Forgetting someone’s name is a common mistake, especially if you just met for a few minutes and never saw each other for a long time. But deliberately getting it wrong and not double-checking for accuracy is another issue entirely.
Vogue made this mistake when they released their February issue featuring journalist and activist Noor Taghouri. She discovered that the magazine misnamed her Noor Bukhari, who is a Pakistani actress.
In an Instagram video, you’ll see Noor’s expression change from excitement to devastation when she first saw her spread. Not only is this a big no-no on Vogue‘s part, but it’s a slap in the face especially when she’s an activist fighting against misrepresentation.
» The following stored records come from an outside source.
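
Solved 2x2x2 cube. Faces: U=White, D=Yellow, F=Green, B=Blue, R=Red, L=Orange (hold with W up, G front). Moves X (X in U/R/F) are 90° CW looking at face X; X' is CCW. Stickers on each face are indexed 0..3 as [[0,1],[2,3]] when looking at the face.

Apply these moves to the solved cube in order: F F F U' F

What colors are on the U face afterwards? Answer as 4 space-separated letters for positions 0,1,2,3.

Answer: W R W B

Derivation:
After move 1 (F): F=GGGG U=WWOO R=WRWR D=RRYY L=OYOY
After move 2 (F): F=GGGG U=WWYY R=OROR D=WWYY L=OROR
After move 3 (F): F=GGGG U=WWRR R=YRYR D=OOYY L=OWOW
After move 4 (U'): U=WRWR F=OWGG R=GGYR B=YRBB L=BBOW
After move 5 (F): F=GOGW U=WRWB R=WGRR D=YGYY L=BOOO
Query: U face = WRWB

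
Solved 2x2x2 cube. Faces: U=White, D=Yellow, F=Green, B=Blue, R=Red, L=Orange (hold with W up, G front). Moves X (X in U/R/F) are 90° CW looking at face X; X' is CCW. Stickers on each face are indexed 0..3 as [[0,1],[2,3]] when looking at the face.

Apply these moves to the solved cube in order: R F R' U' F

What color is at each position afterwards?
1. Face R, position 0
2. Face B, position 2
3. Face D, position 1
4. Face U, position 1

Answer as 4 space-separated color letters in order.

After move 1 (R): R=RRRR U=WGWG F=GYGY D=YBYB B=WBWB
After move 2 (F): F=GGYY U=WGOO R=WRGR D=RRYB L=OYOB
After move 3 (R'): R=RRWG U=WWOW F=GGYO D=RGYY B=BBRB
After move 4 (U'): U=WWWO F=OYYO R=GGWG B=RRRB L=BBOB
After move 5 (F): F=YOOY U=WWBB R=WGOG D=WGYY L=BROG
Query 1: R[0] = W
Query 2: B[2] = R
Query 3: D[1] = G
Query 4: U[1] = W

Answer: W R G W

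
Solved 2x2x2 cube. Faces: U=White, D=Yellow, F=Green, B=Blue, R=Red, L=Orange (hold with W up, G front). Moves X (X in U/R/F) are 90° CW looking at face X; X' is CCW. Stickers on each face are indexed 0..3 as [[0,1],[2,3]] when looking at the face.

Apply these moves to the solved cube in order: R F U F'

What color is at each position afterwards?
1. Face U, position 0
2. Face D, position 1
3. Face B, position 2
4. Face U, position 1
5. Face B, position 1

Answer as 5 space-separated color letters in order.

Answer: O B W W Y

Derivation:
After move 1 (R): R=RRRR U=WGWG F=GYGY D=YBYB B=WBWB
After move 2 (F): F=GGYY U=WGOO R=WRGR D=RRYB L=OYOB
After move 3 (U): U=OWOG F=WRYY R=WBGR B=OYWB L=GGOB
After move 4 (F'): F=RYWY U=OWWG R=RBRR D=GBYB L=GGOO
Query 1: U[0] = O
Query 2: D[1] = B
Query 3: B[2] = W
Query 4: U[1] = W
Query 5: B[1] = Y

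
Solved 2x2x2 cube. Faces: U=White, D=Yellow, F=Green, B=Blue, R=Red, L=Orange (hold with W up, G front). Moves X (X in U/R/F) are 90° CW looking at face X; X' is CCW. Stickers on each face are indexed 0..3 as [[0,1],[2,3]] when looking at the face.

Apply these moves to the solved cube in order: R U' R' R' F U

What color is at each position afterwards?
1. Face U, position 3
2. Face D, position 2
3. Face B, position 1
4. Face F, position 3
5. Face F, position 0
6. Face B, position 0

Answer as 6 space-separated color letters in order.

Answer: B Y Y W W W

Derivation:
After move 1 (R): R=RRRR U=WGWG F=GYGY D=YBYB B=WBWB
After move 2 (U'): U=GGWW F=OOGY R=GYRR B=RRWB L=WBOO
After move 3 (R'): R=YRGR U=GWWR F=OGGW D=YOYY B=BRBB
After move 4 (R'): R=RRYG U=GBWB F=OWGR D=YGYW B=YROB
After move 5 (F): F=GORW U=GBOB R=WRBG D=YRYW L=WYOG
After move 6 (U): U=OGBB F=WRRW R=YRBG B=WYOB L=GOOG
Query 1: U[3] = B
Query 2: D[2] = Y
Query 3: B[1] = Y
Query 4: F[3] = W
Query 5: F[0] = W
Query 6: B[0] = W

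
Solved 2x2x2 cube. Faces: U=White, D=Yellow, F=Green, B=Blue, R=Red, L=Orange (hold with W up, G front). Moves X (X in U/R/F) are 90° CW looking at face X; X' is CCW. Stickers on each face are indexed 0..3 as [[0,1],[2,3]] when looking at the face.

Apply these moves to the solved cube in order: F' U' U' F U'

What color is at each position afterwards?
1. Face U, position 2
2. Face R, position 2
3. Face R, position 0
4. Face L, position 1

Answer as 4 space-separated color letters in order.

After move 1 (F'): F=GGGG U=WWRR R=YRYR D=OOYY L=OWOW
After move 2 (U'): U=WRWR F=OWGG R=GGYR B=YRBB L=BBOW
After move 3 (U'): U=RRWW F=BBGG R=OWYR B=GGBB L=YROW
After move 4 (F): F=GBGB U=RRWR R=WWWR D=YOYY L=YOOO
After move 5 (U'): U=RRRW F=YOGB R=GBWR B=WWBB L=GGOO
Query 1: U[2] = R
Query 2: R[2] = W
Query 3: R[0] = G
Query 4: L[1] = G

Answer: R W G G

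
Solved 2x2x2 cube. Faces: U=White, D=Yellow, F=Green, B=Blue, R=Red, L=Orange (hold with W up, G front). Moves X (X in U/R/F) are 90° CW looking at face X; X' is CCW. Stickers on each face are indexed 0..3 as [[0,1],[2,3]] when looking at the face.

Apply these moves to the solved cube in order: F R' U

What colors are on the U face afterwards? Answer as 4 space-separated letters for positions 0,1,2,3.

After move 1 (F): F=GGGG U=WWOO R=WRWR D=RRYY L=OYOY
After move 2 (R'): R=RRWW U=WBOB F=GWGO D=RGYG B=YBRB
After move 3 (U): U=OWBB F=RRGO R=YBWW B=OYRB L=GWOY
Query: U face = OWBB

Answer: O W B B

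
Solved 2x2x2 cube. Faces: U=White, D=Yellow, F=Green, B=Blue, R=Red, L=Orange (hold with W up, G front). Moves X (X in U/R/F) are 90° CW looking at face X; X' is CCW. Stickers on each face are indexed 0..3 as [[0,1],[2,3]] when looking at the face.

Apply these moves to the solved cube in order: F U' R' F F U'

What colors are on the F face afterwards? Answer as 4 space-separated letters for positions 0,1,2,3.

Answer: B G O O

Derivation:
After move 1 (F): F=GGGG U=WWOO R=WRWR D=RRYY L=OYOY
After move 2 (U'): U=WOWO F=OYGG R=GGWR B=WRBB L=BBOY
After move 3 (R'): R=GRGW U=WBWW F=OOGO D=RYYG B=YRRB
After move 4 (F): F=GOOO U=WBYB R=WRWW D=GGYG L=BROY
After move 5 (F): F=OGOO U=WBYR R=YRBW D=WWYG L=BGOG
After move 6 (U'): U=BRWY F=BGOO R=OGBW B=YRRB L=YROG
Query: F face = BGOO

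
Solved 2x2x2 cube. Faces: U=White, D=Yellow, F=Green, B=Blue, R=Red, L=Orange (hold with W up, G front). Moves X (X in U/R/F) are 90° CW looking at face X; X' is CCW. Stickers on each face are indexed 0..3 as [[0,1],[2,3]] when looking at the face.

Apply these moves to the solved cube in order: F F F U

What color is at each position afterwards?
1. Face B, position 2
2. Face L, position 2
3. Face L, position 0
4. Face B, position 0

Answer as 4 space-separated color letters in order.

Answer: B O G O

Derivation:
After move 1 (F): F=GGGG U=WWOO R=WRWR D=RRYY L=OYOY
After move 2 (F): F=GGGG U=WWYY R=OROR D=WWYY L=OROR
After move 3 (F): F=GGGG U=WWRR R=YRYR D=OOYY L=OWOW
After move 4 (U): U=RWRW F=YRGG R=BBYR B=OWBB L=GGOW
Query 1: B[2] = B
Query 2: L[2] = O
Query 3: L[0] = G
Query 4: B[0] = O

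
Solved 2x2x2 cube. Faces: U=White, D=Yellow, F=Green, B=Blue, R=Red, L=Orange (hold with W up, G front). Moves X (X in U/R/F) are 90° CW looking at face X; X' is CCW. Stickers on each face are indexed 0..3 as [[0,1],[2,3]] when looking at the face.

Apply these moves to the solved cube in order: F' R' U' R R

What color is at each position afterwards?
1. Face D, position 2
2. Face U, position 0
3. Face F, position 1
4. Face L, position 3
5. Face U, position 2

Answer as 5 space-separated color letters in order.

Answer: Y B O W W

Derivation:
After move 1 (F'): F=GGGG U=WWRR R=YRYR D=OOYY L=OWOW
After move 2 (R'): R=RRYY U=WBRB F=GWGR D=OGYG B=YBOB
After move 3 (U'): U=BBWR F=OWGR R=GWYY B=RROB L=YBOW
After move 4 (R): R=YGYW U=BWWR F=OGGG D=OOYR B=RRBB
After move 5 (R): R=YYWG U=BGWG F=OOGR D=OBYR B=RRWB
Query 1: D[2] = Y
Query 2: U[0] = B
Query 3: F[1] = O
Query 4: L[3] = W
Query 5: U[2] = W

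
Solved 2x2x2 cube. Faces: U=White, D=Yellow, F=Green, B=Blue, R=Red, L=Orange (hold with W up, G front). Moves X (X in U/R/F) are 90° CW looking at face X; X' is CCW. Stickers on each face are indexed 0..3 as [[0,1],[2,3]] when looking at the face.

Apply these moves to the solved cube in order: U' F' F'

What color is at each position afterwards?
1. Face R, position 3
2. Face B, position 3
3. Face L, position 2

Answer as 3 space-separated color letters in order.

After move 1 (U'): U=WWWW F=OOGG R=GGRR B=RRBB L=BBOO
After move 2 (F'): F=OGOG U=WWGR R=YGYR D=BOYY L=BWOW
After move 3 (F'): F=GGOO U=WWYY R=OGBR D=WWYY L=BROG
Query 1: R[3] = R
Query 2: B[3] = B
Query 3: L[2] = O

Answer: R B O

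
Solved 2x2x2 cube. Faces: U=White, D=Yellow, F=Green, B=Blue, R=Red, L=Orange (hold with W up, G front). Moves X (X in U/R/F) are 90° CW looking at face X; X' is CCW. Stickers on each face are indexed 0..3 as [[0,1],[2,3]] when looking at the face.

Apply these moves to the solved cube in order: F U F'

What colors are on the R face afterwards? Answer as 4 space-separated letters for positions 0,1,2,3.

After move 1 (F): F=GGGG U=WWOO R=WRWR D=RRYY L=OYOY
After move 2 (U): U=OWOW F=WRGG R=BBWR B=OYBB L=GGOY
After move 3 (F'): F=RGWG U=OWBW R=RBRR D=GYYY L=GWOO
Query: R face = RBRR

Answer: R B R R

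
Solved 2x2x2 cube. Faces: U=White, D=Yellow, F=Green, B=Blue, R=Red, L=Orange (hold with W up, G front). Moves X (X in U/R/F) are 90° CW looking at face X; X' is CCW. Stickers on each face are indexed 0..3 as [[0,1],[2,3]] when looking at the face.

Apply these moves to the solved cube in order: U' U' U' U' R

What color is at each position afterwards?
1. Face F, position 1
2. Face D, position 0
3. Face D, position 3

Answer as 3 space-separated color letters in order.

Answer: Y Y B

Derivation:
After move 1 (U'): U=WWWW F=OOGG R=GGRR B=RRBB L=BBOO
After move 2 (U'): U=WWWW F=BBGG R=OORR B=GGBB L=RROO
After move 3 (U'): U=WWWW F=RRGG R=BBRR B=OOBB L=GGOO
After move 4 (U'): U=WWWW F=GGGG R=RRRR B=BBBB L=OOOO
After move 5 (R): R=RRRR U=WGWG F=GYGY D=YBYB B=WBWB
Query 1: F[1] = Y
Query 2: D[0] = Y
Query 3: D[3] = B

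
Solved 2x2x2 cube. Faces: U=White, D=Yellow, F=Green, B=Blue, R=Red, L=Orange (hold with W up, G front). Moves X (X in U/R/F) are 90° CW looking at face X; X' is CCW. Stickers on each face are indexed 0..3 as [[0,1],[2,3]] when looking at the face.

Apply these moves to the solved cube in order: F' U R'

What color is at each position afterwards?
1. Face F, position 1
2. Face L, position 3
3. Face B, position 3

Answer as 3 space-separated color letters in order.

After move 1 (F'): F=GGGG U=WWRR R=YRYR D=OOYY L=OWOW
After move 2 (U): U=RWRW F=YRGG R=BBYR B=OWBB L=GGOW
After move 3 (R'): R=BRBY U=RBRO F=YWGW D=ORYG B=YWOB
Query 1: F[1] = W
Query 2: L[3] = W
Query 3: B[3] = B

Answer: W W B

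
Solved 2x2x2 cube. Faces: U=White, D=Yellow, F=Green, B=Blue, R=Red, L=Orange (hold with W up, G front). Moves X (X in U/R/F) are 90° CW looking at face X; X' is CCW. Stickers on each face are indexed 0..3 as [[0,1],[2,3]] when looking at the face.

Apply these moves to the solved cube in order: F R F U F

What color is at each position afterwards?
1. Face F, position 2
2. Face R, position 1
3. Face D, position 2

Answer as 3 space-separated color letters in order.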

She said that this “is a constant problem if you are Muslim in America. And as much as I work to fight this, there are moments like this where I feel defeated.”
Noor also mentioned that this was not the first time it’s happened and how such incidents have endangered her life. Refinery29 cited that she was once misnamed as Noor Salman, the wife of the Pulse Nightclub shooter.
The magazine later issued an apology to Noor and edited the text online with an erratum.
Diet Prada weighed in on the faux pas, theorizing that Vogue “couldn’t see past the headscarf,” which both Tagouri and Bukhari wear. If it’s true, it’s equally offensive because it’s like saying that all Muslims or people of Middle-Eastern descent are the same; it doesn’t matter if we get their names mixed up.
Despite this, Noor kept a positive mind and suggested that Vogue should “foster candid and open conversations about representation, culture, and intention.” She added, “When celebrating people of color and marginalized communities—meditate on your intention in doing so. Is it to fill a diversity quota? Or is it because you truly see the light, value, and strength in the communities that are rarely passed the mic.”
Let this be a learning curve for all publications to verify names before printing. You’ll never know who you’ll offend.